Steele’s mouth hung open. “I—you never said any of this shit to me before.”

Beltaine laughed before using his head to indicate the room. “And we’ve not heard any of this shit. You said you needed a place to stay and to tell people we’re cousins because you had family drama back home.”

“That’s the truth.”

Beltraine’s eyes flicked upward. “You lied to me, but whatever, dude. I love you and I’m not leaving. Next.” He jerked his chin toward Axel.

Steele cursed under his breath, his fingers dug into his temples before round two happened.

He started, “Axe—”

“No.” Axel dropped back on the couch where he’d been sitting before.

I liked both their arguments, but I liked Beltraine’s more. And I really liked it now after having met Sam’s little sister, but as we walked inside, I caught the look those two shared.

Neither were fans of Steele and Sam’s sister.

Sam, though, I studied her and a metal cage fell down around me, locking me in, because I was watching my wife fall in love all over again. This time it was with her sister.

Her eyes softened. Warmed. “Sabrina.” She started for her, her arms lifting for a hug when the girl in question started laughing.

Laughing.

And it was the same high-pitched unhinged laugh.

Sam stopped in her tracks.

Steele cursed. “Stop it, Brinna.”

The laughter died, and a hollowness lingered in an echo after.

I would never describe this girl as beautiful, because she wasn’t. On the outside, she might’ve passed for that description. She had wavy brown hair. It fell just past her shoulders. She was slender. I’m sure she was dressed as a normal college student would dress. Maybe one going to a party. A white crop-top. High-waisted jeans a lot of other girls wore. Sandals. Glowing, sun-kissed tan skin. Her face was what all the pretty girls looked like, but she couldn’t hold a candle against someone like her sister.

Sam was beautiful on the outside and inside.

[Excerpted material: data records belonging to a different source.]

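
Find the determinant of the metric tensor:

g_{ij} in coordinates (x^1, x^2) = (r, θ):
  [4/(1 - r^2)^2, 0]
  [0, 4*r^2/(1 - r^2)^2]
For a 2×2 metric: det(g) = g_{11}·g_{22} - g_{12}·g_{21}
= (4/(1 - r^2)^2)·(4*r^2/(1 - r^2)^2) - (0)·(0)
= 16*r^2/(1 - r^2)^4 - 0
det(g) = 16*r^2/(1 - r^2)^4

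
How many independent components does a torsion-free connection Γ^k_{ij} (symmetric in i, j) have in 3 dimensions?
Γ^k_{ij} has n choices for the upper index and n(n+1)/2 independent symmetric lower index pairs.
Total = 3 × 3×4/2 = 3 × 6 = 18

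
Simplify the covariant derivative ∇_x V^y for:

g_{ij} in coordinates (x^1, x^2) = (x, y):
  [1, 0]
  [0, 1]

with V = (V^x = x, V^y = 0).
All Christoffel symbols are zero.
∇_x V^y = ∂_x V^y + Γ^y_{x j} V^j
  = (0) + (0)(x) + (0)(0)
  = 0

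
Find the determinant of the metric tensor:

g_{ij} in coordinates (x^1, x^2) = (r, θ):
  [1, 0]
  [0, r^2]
For a 2×2 metric: det(g) = g_{11}·g_{22} - g_{12}·g_{21}
= (1)·(r^2) - (0)·(0)
= r^2 - 0
det(g) = r^2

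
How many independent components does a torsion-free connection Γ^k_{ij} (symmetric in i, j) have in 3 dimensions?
Γ^k_{ij} has n choices for the upper index and n(n+1)/2 independent symmetric lower index pairs.
Total = 3 × 3×4/2 = 3 × 6 = 18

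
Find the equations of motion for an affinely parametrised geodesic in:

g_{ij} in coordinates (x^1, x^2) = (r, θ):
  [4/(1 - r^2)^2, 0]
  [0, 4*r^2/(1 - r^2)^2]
Geodesic equation: d^2x^k/dλ^2 + Γ^k_{ij} (dx^i/dλ)(dx^j/dλ) = 0.
Non-zero Christoffel symbols:
Γ^r_{r r} = 2*r/(1 - r^2)
Γ^r_{θ θ} = (r^3 + r)/(r^2 - 1)
Γ^θ_{r θ} = (-r^2 - 1)/(r^3 - r)
Substituting (the symmetric pair Γ^k_{ij}, Γ^k_{ji} combines into a factor 2):
d^2r/dλ^2 + (2*r/(1 - r^2)) (dr/dλ)^2 + ((r^3 + r)/(r^2 - 1)) (dθ/dλ)^2 = 0
d^2θ/dλ^2 + ((-2*r^2 - 2)/(r^3 - r)) (dr/dλ)(dθ/dλ) = 0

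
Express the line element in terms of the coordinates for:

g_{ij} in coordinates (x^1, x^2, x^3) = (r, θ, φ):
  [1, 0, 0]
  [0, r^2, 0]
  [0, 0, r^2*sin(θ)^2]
ds^2 = g_{ij} dx^i dx^j; only the non-zero components contribute.
ds^2 = dr^2 + r^2 dθ^2 + r^2*sin(θ)^2 dφ^2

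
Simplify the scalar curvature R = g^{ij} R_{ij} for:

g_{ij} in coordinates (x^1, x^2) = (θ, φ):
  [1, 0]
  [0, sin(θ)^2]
Non-zero Christoffel symbols (Γ^k_{ij} = Γ^k_{ji}):
Γ^θ_{φ φ} = -sin(2*θ)/2
Γ^φ_{θ φ} = 1/tan(θ)
Ricci tensor (R_{ij} = R^k_{ikj}): R_{θθ} = 1, R_{θφ} = 0, R_{φφ} = sin(θ)^2
Inverse metric: g^{θθ} = 1, g^{φφ} = 1/sin(θ)^2
R = g^{ij} R_{ij} = (1)(1) + (1/sin(θ)^2)(sin(θ)^2) = 2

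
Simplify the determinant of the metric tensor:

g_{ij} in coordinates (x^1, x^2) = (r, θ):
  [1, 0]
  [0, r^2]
For a 2×2 metric: det(g) = g_{11}·g_{22} - g_{12}·g_{21}
= (1)·(r^2) - (0)·(0)
= r^2 - 0
det(g) = r^2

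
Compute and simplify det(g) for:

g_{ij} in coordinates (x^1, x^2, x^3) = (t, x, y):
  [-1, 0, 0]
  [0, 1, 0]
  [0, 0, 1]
Diagonal metric: det(g) = g_{11}·g_{22}·g_{33}
= (-1)·(1)·(1)
det(g) = -1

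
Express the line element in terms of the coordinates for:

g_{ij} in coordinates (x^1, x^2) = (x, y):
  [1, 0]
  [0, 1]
ds^2 = g_{ij} dx^i dx^j; only the non-zero components contribute.
ds^2 = dx^2 + dy^2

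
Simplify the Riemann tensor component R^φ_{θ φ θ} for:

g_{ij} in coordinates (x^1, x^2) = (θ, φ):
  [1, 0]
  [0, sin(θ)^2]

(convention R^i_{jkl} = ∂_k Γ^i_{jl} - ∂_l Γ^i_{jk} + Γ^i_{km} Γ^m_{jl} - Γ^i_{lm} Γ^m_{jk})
Non-zero Christoffel symbols (Γ^k_{ij} = Γ^k_{ji}):
Γ^θ_{φ φ} = -sin(2*θ)/2
Γ^φ_{θ φ} = 1/tan(θ)
R^φ_{θ φ θ} = ∂_φ Γ^φ_{θ θ} - ∂_θ Γ^φ_{θ φ} + Γ^φ_{φ m} Γ^m_{θ θ} - Γ^φ_{θ m} Γ^m_{θ φ}
  = (0) - (-1/sin(θ)^2) + (0) - (1/tan(θ)^2) = 1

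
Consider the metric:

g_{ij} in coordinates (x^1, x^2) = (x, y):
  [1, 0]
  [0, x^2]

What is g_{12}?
With x^1 = x, x^2 = y, g_{12} = g_{xy} is the row-1, column-2 entry of the matrix.
g_{12} = 0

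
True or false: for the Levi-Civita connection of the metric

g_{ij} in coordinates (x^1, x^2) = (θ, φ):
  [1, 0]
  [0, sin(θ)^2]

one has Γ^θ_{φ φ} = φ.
Γ^θ_{φ φ} = (1/2) g^{θθ} (∂_φ g_{θφ} + ∂_φ g_{θφ} - ∂_θ g_{φφ}) = (1/2)(1)((0) + (0) - (sin(2*θ))) = -sin(2*θ)/2
This differs from the proposed value φ.
False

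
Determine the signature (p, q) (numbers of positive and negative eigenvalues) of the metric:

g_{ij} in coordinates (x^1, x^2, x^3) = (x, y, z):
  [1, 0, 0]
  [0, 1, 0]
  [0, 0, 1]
The metric is diagonal, so its eigenvalues are the diagonal entries: 1, 1, 1 (at a generic point, where coordinate-dependent entries are positive).
3 positive, 0 negative.
(3, 0) - Riemannian (positive definite)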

She surpassed this girl. Hands fucking down. Sam was better in every way, always would be better. The girl had no chance, but my wife, with the good heart she had, wasn’t thinking about any of that.

I knew what she was thinking.

She was thinking about the day she first held her sister in her arms.

She was remembering that day and remembering all the love she had for her, and after needing to suppress it for so long, itwas flooding back to her. She wasn’t seeing how her sister wasn’t her sister anymore. She was an enemy. She was someone who wanted to hurt her.

I thought she could tell Sam, tell her what she did, how Steele had told Samantha who he was.